Wie schlimm ist die Entwicklung von antimikrobiellen Resistenzen in Deutschland wirklich? Forscher haben die Verursacher nun genau unter die Lupe genommen.
Wir berichteten bereits über den aktuellen Bericht des Nationalen Referenzzentrums (NRZ) für gramnegative Krankenhauskeime aus dem Jahr 2023, der zu Beginn des Jahres im Epidemiologischen Bulletin des RKI veröffentlicht wurde und einen besorgniserregenden Anstieg der antimikrobiellen Resistenzen aufzeigte. Solche Entwicklungen sind insbesondere hinsichtlich der zunehmenden Sterblichkeit in der älteren Bevölkerung bedenklich. Bislang wurde die tatsächliche epidemiologische Belastung durch gramnegative Blutstrominfektionen und ihre klinischen Auswirkungen in Deutschland jedoch nicht hinreichend dokumentiert.

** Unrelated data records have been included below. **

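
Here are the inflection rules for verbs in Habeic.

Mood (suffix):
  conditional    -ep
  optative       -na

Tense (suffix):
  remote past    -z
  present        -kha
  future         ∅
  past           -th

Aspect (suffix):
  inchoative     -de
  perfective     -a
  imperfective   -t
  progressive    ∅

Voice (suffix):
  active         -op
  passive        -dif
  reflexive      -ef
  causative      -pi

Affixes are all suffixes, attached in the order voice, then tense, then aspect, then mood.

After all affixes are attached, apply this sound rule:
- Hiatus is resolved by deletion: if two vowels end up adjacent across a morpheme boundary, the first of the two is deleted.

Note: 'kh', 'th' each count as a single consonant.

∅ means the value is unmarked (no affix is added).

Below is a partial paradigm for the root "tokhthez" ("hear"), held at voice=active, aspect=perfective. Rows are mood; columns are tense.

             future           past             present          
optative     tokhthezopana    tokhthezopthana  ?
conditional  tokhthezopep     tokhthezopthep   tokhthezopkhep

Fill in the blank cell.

Attach voice active -op → tokhthezop.
Attach tense present -kha → tokhthezopkha.
Attach aspect perfective -a → tokhthezopkhaa.
Attach mood optative -na → tokhthezopkhaana.
Apply vowel deletion: tokhthezopkhaana → tokhthezopkhana.

tokhthezopkhana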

Um die Datenlage zu verbessern, analysierte ein Team von Medizinern die longitudinale Epidemiologie und antimikrobielle Resistenzen in Deutschland. Dazu wurde eine Post-hoc-Analyse von dokumentierten Blutstrominfektionen durch
aus sechs Universitätskliniken durchgeführt, die zwischen 2016 und 2020 auftraten.
Insgesamt wurden 9.076 Blutstrominfektionen (BSI) ausgewertet, wobei der größte Anteil auf E. coli entfiel, mit 5.412 Fällen (59,6 %). Als zweithäufigster Erreger konnte Klebsiella spp. identifiziert werden (2.148 Fälle, 23,6 %), gefolgt von P. aeruginosa (789 Fälle), Enterobacter spp. (696 Fälle) und A. baumannii (31 Fälle). BSI traten am häufigsten in den Abteilungen für Hämatologie und Onkologie auf, wobei 58 % der Infektionen ambulant und nicht nosokomial erworben wurden.
Bei der Auswertung der Resistenzen war ein moderater Anstieg bei E. coli hinsichtlich der Resistenz gegenüber Drittgenerations-Cephalosporinen (3GCR) auffällig (13,9 % im Jahr 2016, 14,4 % im Jahr 2020). Im Gegensatz dazu zeigte sich bei Klebsiella spp. ein leichter Rückgang (16,5 % im Jahr 2016, 11,1 % im Jahr 2020). Erfreulicherweise ergab eine Subanalyse, dass bei Klebsiella spp. und E. coli, die eine Resistenz gegenüber Drittgenerations-Cephalosporinen (3GCR) aufwiesen, keine erhöhte Morbidität oder Mortalität festgestellt wurde.
Zusammenfassend bietet diese Studie einen wertvollen Überblick über die Epidemiologie, antimikrobielle Resistenzmuster und klinische Ergebnisse von gramnegativen Blutstrominfektionen (BSI) in deutschen Universitätskliniken. Obwohl die Auswertung stabile Raten von 3GCR für E. coli und Klebsiella spp. zeigt, steht dies im Gegensatz zu den globalen Daten zur Ausbreitung antimikrobieller Resistenzen. Die vorliegenden Ergebnisse sowie die zunehmenden Resistenzen bei gramnegativen Erregern, wie sie auch im Bericht des Nationalen Referenzzentrums (NRZ) für gramnegative Krankenhauskeime dokumentiert sind, verdeutlichen die dringende Notwendigkeit einer kontinuierlichen Überwachung in den Krankenhäusern. Nur so können frühzeitig wirksame Strategien zur Infektionskontrolle und Behandlung entwickelt werden, um der wachsenden Bedrohung der öffentlichen Gesundheit durch antimikrobielle Resistenzen entgegenzuwirken.
Quellen:
Mischnik et al. Gram-negative bloodstream infections in six German university hospitals, 2016–2020: clinical and microbiological features. Infection (2024). doi: 10.1007/s15010-024-02430-7
RKI, Epidemiologisches Bulletin 05/2025.